FIG. 1 is a schematic side view showing an example of a device for carrying out the method of this invention, FIG. 2 is a front view of the same device, and FIG. 3 is an embodiment of the invention in which the wire is run in one direction. This is a schematic diagram showing the situation in which a workpiece with a circular cross section is cut using the following methods. A is a state in which the top of the workpiece is in contact with the wire and cutting has started, B is a state in which the cut has progressed to a certain extent, and C is a state in which the workpiece has been cut to a certain extent.
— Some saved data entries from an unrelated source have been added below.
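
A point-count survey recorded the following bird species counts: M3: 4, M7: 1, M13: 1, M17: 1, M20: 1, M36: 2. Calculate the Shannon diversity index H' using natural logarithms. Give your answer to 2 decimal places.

Total N = 4+1+1+1+1+2 = 10, so the proportions are 0.4, 0.1, 0.1, 0.1, 0.1, 0.2 (working shown to 4 dp, full precision carried).
Each pᵢ ln pᵢ term: 0.4×(-0.9163)=-0.3665, 0.1×(-2.3026)=-0.2303, 0.1×(-2.3026)=-0.2303, 0.1×(-2.3026)=-0.2303, 0.1×(-2.3026)=-0.2303, 0.2×(-1.6094)=-0.3219.
Sum = -1.6094, so H' = 1.61.

1.61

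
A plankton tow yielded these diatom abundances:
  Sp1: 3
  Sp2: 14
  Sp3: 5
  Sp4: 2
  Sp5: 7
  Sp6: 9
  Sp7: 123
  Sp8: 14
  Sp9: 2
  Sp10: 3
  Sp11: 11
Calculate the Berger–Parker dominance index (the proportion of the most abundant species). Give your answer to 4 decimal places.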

Figure 2 shows the state in which the thickest diameter part is being cut, Figure 2 shows the state in which the machining fluid supply hopper is moving to the right, and Figure E shows the state in the final stage of cutting.
FIG. 4 is a schematic diagram showing a conventional cutting method. DESCRIPTION OF SYMBOLS 1... Groove roller, 2... Wire, 3... Member to be cut, 4... Porous nozzle, 5... Push-up table, 6...
...Hopper type slit nozzle, 7...Support jig,
8...Slide guide, 9...Ball screw, 11
……motor.

Claims (1)

[Claims] 1. A method of cutting a workpiece by supplying machining liquid to the sliding contact portion while bringing the workpiece into sliding contact with the wire, in which a hopper-type slit nozzle having a slit-shaped outlet is used, and the slit nozzle is set at a vertical distance from the wire. A method for cutting a brittle material, characterized in that the cutting is carried out while moving parallel to the wire so as to maintain a constant distance between the sliding contact start position of the wire and the member to be cut and the slit nozzle.